Para enfatizar este ponto, um ciclista, irritado com a manifestação, parou sua bicicleta para gritar "traidores" aos participantes e acusar os ativistas de colaboração com o Hamas.
- Polarização -
Dvir Berko, um trabalhador de 36 anos de uma das muitas startups de tecnologia da cidade, também parou no centro de Tel Aviv para compartilhar uma crítica mais razoável ao apelo dos ativistas por um cessar-fogo.
Berko e outros acusaram os organismos internacionais de exagerar a escassez de alimentos em Gaza e afirmaram à AFP que Israel deveria reter a ajuda até a libertação do 49 reféns restantes.
"O povo palestino é controlado pelo Hamas.
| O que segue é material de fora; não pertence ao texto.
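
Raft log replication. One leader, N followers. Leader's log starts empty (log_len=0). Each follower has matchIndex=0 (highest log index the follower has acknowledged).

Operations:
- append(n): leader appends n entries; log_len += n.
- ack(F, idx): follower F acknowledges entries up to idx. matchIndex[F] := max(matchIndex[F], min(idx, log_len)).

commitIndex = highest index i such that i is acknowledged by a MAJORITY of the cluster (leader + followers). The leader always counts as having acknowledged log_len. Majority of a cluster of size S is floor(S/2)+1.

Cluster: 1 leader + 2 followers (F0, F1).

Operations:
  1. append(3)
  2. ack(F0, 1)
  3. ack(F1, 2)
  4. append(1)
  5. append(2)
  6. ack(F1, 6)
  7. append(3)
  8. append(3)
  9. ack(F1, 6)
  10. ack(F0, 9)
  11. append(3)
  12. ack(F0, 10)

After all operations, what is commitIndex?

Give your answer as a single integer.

Answer: 10

Derivation:
Op 1: append 3 -> log_len=3
Op 2: F0 acks idx 1 -> match: F0=1 F1=0; commitIndex=1
Op 3: F1 acks idx 2 -> match: F0=1 F1=2; commitIndex=2
Op 4: append 1 -> log_len=4
Op 5: append 2 -> log_len=6
Op 6: F1 acks idx 6 -> match: F0=1 F1=6; commitIndex=6
Op 7: append 3 -> log_len=9
Op 8: append 3 -> log_len=12
Op 9: F1 acks idx 6 -> match: F0=1 F1=6; commitIndex=6
Op 10: F0 acks idx 9 -> match: F0=9 F1=6; commitIndex=9
Op 11: append 3 -> log_len=15
Op 12: F0 acks idx 10 -> match: F0=10 F1=6; commitIndex=10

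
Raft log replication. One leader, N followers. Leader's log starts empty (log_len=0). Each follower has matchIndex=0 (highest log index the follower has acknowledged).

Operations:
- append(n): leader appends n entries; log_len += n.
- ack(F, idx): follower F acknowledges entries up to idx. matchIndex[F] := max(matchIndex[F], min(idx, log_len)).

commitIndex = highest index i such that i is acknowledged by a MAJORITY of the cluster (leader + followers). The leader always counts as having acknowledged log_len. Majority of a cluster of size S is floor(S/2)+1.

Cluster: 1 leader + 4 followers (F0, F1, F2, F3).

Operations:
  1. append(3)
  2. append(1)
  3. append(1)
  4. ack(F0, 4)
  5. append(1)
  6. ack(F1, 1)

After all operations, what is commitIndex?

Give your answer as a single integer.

Op 1: append 3 -> log_len=3
Op 2: append 1 -> log_len=4
Op 3: append 1 -> log_len=5
Op 4: F0 acks idx 4 -> match: F0=4 F1=0 F2=0 F3=0; commitIndex=0
Op 5: append 1 -> log_len=6
Op 6: F1 acks idx 1 -> match: F0=4 F1=1 F2=0 F3=0; commitIndex=1

Answer: 1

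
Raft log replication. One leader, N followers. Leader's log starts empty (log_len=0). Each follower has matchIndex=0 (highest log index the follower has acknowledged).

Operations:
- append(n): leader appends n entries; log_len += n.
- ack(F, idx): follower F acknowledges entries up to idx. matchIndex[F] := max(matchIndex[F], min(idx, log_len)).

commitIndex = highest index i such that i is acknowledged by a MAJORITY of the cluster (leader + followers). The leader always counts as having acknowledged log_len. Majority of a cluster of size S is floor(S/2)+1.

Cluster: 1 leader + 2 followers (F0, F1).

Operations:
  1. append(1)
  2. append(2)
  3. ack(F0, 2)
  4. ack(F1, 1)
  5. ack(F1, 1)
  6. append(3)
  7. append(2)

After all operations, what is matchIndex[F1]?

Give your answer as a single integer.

Op 1: append 1 -> log_len=1
Op 2: append 2 -> log_len=3
Op 3: F0 acks idx 2 -> match: F0=2 F1=0; commitIndex=2
Op 4: F1 acks idx 1 -> match: F0=2 F1=1; commitIndex=2
Op 5: F1 acks idx 1 -> match: F0=2 F1=1; commitIndex=2
Op 6: append 3 -> log_len=6
Op 7: append 2 -> log_len=8

Answer: 1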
O Hamas tira a comida deles. O Hamas iniciou esta guerra e, em todas as guerras, acontecem coisas ruins. Não se enviam flores ao lado contrário", argumentou. "Eles devem perceber e compreender o que vai acontecer depois".
As vozes em Tel Aviv refletem uma polarização cada vez maior na sociedade israelense desde que os ataques do Hamas, em outubro de 2023, deixaram 1.219 mortos, disse à AFP o jornalista independente Meron Rapoport.
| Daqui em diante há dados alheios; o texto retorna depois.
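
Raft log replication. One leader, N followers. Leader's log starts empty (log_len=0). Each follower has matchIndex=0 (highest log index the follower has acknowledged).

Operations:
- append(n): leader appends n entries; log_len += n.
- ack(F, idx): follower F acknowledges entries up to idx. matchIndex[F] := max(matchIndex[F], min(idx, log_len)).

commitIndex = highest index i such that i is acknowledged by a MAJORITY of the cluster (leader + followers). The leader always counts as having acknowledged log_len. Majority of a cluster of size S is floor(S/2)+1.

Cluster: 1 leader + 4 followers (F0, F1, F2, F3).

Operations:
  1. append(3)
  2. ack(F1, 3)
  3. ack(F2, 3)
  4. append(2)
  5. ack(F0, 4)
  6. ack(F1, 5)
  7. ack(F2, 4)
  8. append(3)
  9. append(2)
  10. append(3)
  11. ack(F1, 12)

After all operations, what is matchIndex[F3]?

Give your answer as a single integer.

Answer: 0

Derivation:
Op 1: append 3 -> log_len=3
Op 2: F1 acks idx 3 -> match: F0=0 F1=3 F2=0 F3=0; commitIndex=0
Op 3: F2 acks idx 3 -> match: F0=0 F1=3 F2=3 F3=0; commitIndex=3
Op 4: append 2 -> log_len=5
Op 5: F0 acks idx 4 -> match: F0=4 F1=3 F2=3 F3=0; commitIndex=3
Op 6: F1 acks idx 5 -> match: F0=4 F1=5 F2=3 F3=0; commitIndex=4
Op 7: F2 acks idx 4 -> match: F0=4 F1=5 F2=4 F3=0; commitIndex=4
Op 8: append 3 -> log_len=8
Op 9: append 2 -> log_len=10
Op 10: append 3 -> log_len=13
Op 11: F1 acks idx 12 -> match: F0=4 F1=12 F2=4 F3=0; commitIndex=4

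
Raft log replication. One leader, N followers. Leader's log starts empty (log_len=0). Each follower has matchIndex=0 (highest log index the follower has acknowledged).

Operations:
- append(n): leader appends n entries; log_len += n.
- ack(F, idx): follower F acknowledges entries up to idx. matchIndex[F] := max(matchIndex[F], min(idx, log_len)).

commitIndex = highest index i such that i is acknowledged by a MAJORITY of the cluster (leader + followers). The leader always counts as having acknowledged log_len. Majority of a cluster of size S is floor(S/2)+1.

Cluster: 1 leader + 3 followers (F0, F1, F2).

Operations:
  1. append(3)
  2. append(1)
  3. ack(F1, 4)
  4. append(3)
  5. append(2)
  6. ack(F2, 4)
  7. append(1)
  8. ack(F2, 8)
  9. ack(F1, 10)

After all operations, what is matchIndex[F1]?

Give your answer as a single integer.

Answer: 10

Derivation:
Op 1: append 3 -> log_len=3
Op 2: append 1 -> log_len=4
Op 3: F1 acks idx 4 -> match: F0=0 F1=4 F2=0; commitIndex=0
Op 4: append 3 -> log_len=7
Op 5: append 2 -> log_len=9
Op 6: F2 acks idx 4 -> match: F0=0 F1=4 F2=4; commitIndex=4
Op 7: append 1 -> log_len=10
Op 8: F2 acks idx 8 -> match: F0=0 F1=4 F2=8; commitIndex=4
Op 9: F1 acks idx 10 -> match: F0=0 F1=10 F2=8; commitIndex=8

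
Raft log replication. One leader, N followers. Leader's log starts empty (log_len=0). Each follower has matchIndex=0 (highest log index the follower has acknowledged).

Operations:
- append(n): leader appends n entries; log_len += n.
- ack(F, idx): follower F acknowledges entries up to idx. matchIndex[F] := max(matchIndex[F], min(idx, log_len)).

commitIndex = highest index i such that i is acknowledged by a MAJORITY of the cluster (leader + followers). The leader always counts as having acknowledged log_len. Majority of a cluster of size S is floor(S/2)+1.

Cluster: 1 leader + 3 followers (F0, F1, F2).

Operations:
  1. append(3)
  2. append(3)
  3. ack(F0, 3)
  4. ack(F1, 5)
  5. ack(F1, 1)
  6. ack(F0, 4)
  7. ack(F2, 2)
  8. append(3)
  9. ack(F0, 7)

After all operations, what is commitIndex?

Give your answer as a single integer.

Answer: 5

Derivation:
Op 1: append 3 -> log_len=3
Op 2: append 3 -> log_len=6
Op 3: F0 acks idx 3 -> match: F0=3 F1=0 F2=0; commitIndex=0
Op 4: F1 acks idx 5 -> match: F0=3 F1=5 F2=0; commitIndex=3
Op 5: F1 acks idx 1 -> match: F0=3 F1=5 F2=0; commitIndex=3
Op 6: F0 acks idx 4 -> match: F0=4 F1=5 F2=0; commitIndex=4
Op 7: F2 acks idx 2 -> match: F0=4 F1=5 F2=2; commitIndex=4
Op 8: append 3 -> log_len=9
Op 9: F0 acks idx 7 -> match: F0=7 F1=5 F2=2; commitIndex=5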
Rapoport, ex-diretor de redação do jornal de centro-esquerda Haaretz, destaca que Israel já estava dividido antes do conflito e havia registrado grandes protestos contra a corrupção de Netanyahu e as ameaças percebidas à independência judicial.
O ataque do Hamas desencadeou inicialmente uma onda de unidade nacional, mas à medida que o conflito se prolonga e a conduta de Israel é alvo de críticas internacionais, as atitudes da direita e da esquerda ficaram cada vez mais distantes.
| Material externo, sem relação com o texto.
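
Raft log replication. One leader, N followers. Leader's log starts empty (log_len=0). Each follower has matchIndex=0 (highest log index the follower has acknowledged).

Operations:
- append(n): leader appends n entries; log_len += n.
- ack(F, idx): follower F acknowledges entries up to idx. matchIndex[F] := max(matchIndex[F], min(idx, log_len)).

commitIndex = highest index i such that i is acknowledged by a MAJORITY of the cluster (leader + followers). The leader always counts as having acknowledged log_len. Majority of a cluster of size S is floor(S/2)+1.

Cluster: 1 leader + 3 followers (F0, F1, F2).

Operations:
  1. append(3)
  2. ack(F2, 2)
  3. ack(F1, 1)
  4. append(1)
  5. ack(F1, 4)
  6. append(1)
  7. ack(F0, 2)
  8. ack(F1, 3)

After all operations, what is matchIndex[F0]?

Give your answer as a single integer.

Op 1: append 3 -> log_len=3
Op 2: F2 acks idx 2 -> match: F0=0 F1=0 F2=2; commitIndex=0
Op 3: F1 acks idx 1 -> match: F0=0 F1=1 F2=2; commitIndex=1
Op 4: append 1 -> log_len=4
Op 5: F1 acks idx 4 -> match: F0=0 F1=4 F2=2; commitIndex=2
Op 6: append 1 -> log_len=5
Op 7: F0 acks idx 2 -> match: F0=2 F1=4 F2=2; commitIndex=2
Op 8: F1 acks idx 3 -> match: F0=2 F1=4 F2=2; commitIndex=2

Answer: 2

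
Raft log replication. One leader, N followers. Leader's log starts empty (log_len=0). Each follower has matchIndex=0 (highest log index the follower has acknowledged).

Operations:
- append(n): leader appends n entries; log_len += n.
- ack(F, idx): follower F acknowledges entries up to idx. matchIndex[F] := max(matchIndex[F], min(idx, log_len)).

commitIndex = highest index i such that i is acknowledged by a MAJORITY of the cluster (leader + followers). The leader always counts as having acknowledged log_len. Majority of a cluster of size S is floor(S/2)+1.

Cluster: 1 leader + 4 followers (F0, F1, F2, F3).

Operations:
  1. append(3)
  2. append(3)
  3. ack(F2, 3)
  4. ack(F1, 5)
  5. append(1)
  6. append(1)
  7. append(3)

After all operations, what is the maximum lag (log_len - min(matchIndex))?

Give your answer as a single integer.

Answer: 11

Derivation:
Op 1: append 3 -> log_len=3
Op 2: append 3 -> log_len=6
Op 3: F2 acks idx 3 -> match: F0=0 F1=0 F2=3 F3=0; commitIndex=0
Op 4: F1 acks idx 5 -> match: F0=0 F1=5 F2=3 F3=0; commitIndex=3
Op 5: append 1 -> log_len=7
Op 6: append 1 -> log_len=8
Op 7: append 3 -> log_len=11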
- Apoio às famílias dos reféns -
Segundo uma pesquisa realizada entre 24 e 28 de julho pelo Instituto de Estudos de Segurança Nacional, com 803 entrevistados judeus e 151 árabes, os israelenses consideram por uma pequena margem que o Hamas é o principal responsável pela demora na concretização de um acordo para a libertação dos reféns.
Apenas 24% dos judeus israelenses se sentem "angustiados" ou "muito angustiados" com a situação humanitária em Gaza, um território "ameaçado pela fome" segundo a ONU.
Contudo, há apoio para as famílias dos reféns israelenses - muitas acusam Netanyahu de prolongar a guerra artificialmente para reforçar sua posição política.
Em uma carta aberta publicada na segunda-feira, 550 ex-militares, chefes de inteligência e diplomatas de alto escalão pediram ao presidente americano, Donald Trump, que convença Netanyahu que a fase militar da guerra já foi vencida e que agora ele deveria se concentrar em um acordo para a libertação dos reféns.
O arqueólogo bíblico Avi Ofer, 70 anos, atua há muito tempo em uma campanha pela paz entre israelenses e palestinos. À beira das lágrimas, ele disse à AFP: "Este é o período mais terrível da minha vida".
"Sim, os integrantes do Hamas são criminosos de guerra. Sabemos o que fazem. A guerra foi justificada no início. No início, não era um genocídio", afirmou.
O escritor israelense David Grossman declarou o mesmo em uma entrevista na semana passada ao jornal italiano La Repubblica.
"Eu me neguei durante anos a usar este termo: 'genocídio'. Mas agora não posso evitar usá-lo, depois do que li nos jornais, depois das imagens que vi e depois de conversar com pessoas que estiveram lá", explicou Grossman.